A material of dielectric constant ##\kappa=4.50## is inserted a distance ##x## into the capacitor as shown in the figure below.
The system can be considered as two capacitors connected in parallel.
a) Find the equivalent capacitance.
b) Calculate the energy stored in the capacitor.
c) Find the direction and magnitude of the force exerted by the plates on the dielectric.
b) If the capacitor was charge to ##2.20\times10^3## V before the dielectric was inserted, then give a numerical value of the force in micro newtons if ##x=\ell/2##, ##\ell=5.10## cm, and ##d=1.80## mm.
- Relevant Equations
- $$C=\frac{Q}{\Delta V}$$
a)$$C=\frac{\kappa\epsilon_0\ell x}{d}+\frac{\epsilon_0\ell(\ell-x)}{d}=\frac{\epsilon _0ℓ\left(\kappa x+ℓ-x\right)}{d}$$
b)$$U=\frac{1}{2C}Q^2=\frac{dQ^2}{2\epsilon _0ℓ\left(\kappa x+l-x\right)}$$
c)$$F=-\frac{dU}{dx}=\frac{dQ^2\left(\kappa -1\right)}{2\epsilon _0ℓ\left(\kappa x+ℓ-x\right)^2}$$and it is directed to the right, since it is positive.
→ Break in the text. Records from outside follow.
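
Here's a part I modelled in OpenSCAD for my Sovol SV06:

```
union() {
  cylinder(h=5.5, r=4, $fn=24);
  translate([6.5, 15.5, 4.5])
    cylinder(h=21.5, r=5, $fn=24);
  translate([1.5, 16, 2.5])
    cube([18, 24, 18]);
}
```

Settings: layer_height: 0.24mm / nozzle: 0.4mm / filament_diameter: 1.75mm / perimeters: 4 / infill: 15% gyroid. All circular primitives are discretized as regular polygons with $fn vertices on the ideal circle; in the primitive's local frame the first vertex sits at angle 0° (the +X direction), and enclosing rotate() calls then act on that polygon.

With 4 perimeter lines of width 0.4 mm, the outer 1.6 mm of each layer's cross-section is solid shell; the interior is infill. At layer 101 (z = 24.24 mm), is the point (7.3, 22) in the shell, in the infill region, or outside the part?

outside

At z = 24.24 mm: the cylinder is not intersected at this z (z outside [0, 5.5]); the cylinder at (6.5, 15.5): section is a regular 24-gon, circumradius r=5; the cube at (1.5, 16) does not reach this height (z outside [2.5, 20.5]); Merging all regions: only the r=5 cylinder at (6.5, 15.5) is present, so the union is just that shape — 1 connected region. Overall, the cross-section is a single solid region. The nearest boundary edge runs (7.79, 20.33)→(6.50, 20.50); distance from the point to it = 1.59 mm. The point is not inside any of the regions above, so it lies outside the cross-section (1.59 mm from the nearest boundary).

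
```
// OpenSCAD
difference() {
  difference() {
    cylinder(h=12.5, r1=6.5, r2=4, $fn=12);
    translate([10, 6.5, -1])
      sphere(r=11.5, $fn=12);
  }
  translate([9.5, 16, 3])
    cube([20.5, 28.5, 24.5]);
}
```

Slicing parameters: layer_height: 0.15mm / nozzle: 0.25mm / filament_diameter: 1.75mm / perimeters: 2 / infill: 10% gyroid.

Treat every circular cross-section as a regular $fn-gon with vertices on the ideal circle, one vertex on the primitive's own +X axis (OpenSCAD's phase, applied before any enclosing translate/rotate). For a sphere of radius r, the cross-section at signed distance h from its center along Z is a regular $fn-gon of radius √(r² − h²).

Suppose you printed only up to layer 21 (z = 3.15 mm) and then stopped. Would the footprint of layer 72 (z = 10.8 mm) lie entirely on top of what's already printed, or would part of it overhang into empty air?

Compare the two slices. At z = 3.15: the cone contributes a regular 12-gon of circumradius 5.870 (interpolated between r1=6.5 and r2=4 at t=0.252) (area = (12/2)·5.870²·sin(360°/12) = 103.37 mm²); the sphere at (10, 6.5): section is a regular 12-gon, circumradius = √(r²−h²) = √(11.5²−4.15²) = 10.725 (area = (12/2)·10.725²·sin(360°/12) = 345.08 mm²); After the difference (first − rest): starting from the cone (103.37 mm²), the r=11.5 sphere at (10, 6.5) partially overlaps it — only the 30.29 mm² overlap (of its 345.08 mm²) is removed, clipping the outline — area = 73.08 mm²; the cube at (9.5, 16) is present — its section is the full 20.5×28.5 rectangle (area 584.25 mm²); After the difference (first − rest): starting from that combined region (73.08 mm²), the 20.5×28.5 cube at (9.5, 16) misses the remaining region (no effect) — area = 73.08 mm². At z = 10.8: the cone (r1=6.5→r2=4) has section circumradius 4.340 here — a regular 12-gon (area = (12/2)·4.340²·sin(360°/12) = 56.51 mm²); the sphere at (10, 6.5) is absent (|z−center|=11.800 > r=11.5); After the difference (first − rest): none of the subtracted shapes is present at this height, so the cone is unchanged — area = 56.51 mm²; the cube at (9.5, 16) (footprint 20.5×28.5) is included at this height (area 584.25 mm²); After the difference (first − rest): starting from that combined region (56.51 mm²), the 20.5×28.5 cube at (9.5, 16) misses the remaining region (no effect) — area = 56.51 mm². Checking containment: at z = 10.8 the cross-section extends beyond the z = 3.15 cross-section by about 14.21 mm².

part overhangs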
b) I first find the charge using ##Q=C_0\Delta V=\frac{\epsilon_0\ell^2\Delta V}{d}##$$\begin{align*}
F&=\frac{d\left(\kappa -1\right)}{2\epsilon _0ℓ\left(\kappa\fracℓ2+ℓ-\fracℓ2\right)^2}\frac{\epsilon_0^2\ell^4(\Delta V)^2}{d^2}\\
&=\frac{d\left(\kappa -1\right)}{2\epsilon _0\frac{ℓ^3}{4}\left(\kappa+1\right)^2}\frac{\epsilon_0^2\ell^4(\Delta V)^2}{d^2}\\
&=\frac{2\epsilon_0\ell(\Delta V)^2(\kappa-1)}{d(\kappa+1)^2}\\
&=\frac{2(5.10\times10^{-2})(2.20\times10^3)^2(4.50-1.00)}{(4\pi\times8.99\times10^9)(1.80\times10^{-3})(4.50+1)^2}\\
&=0.000281\,N=281\,\mu N
\end{align*}$$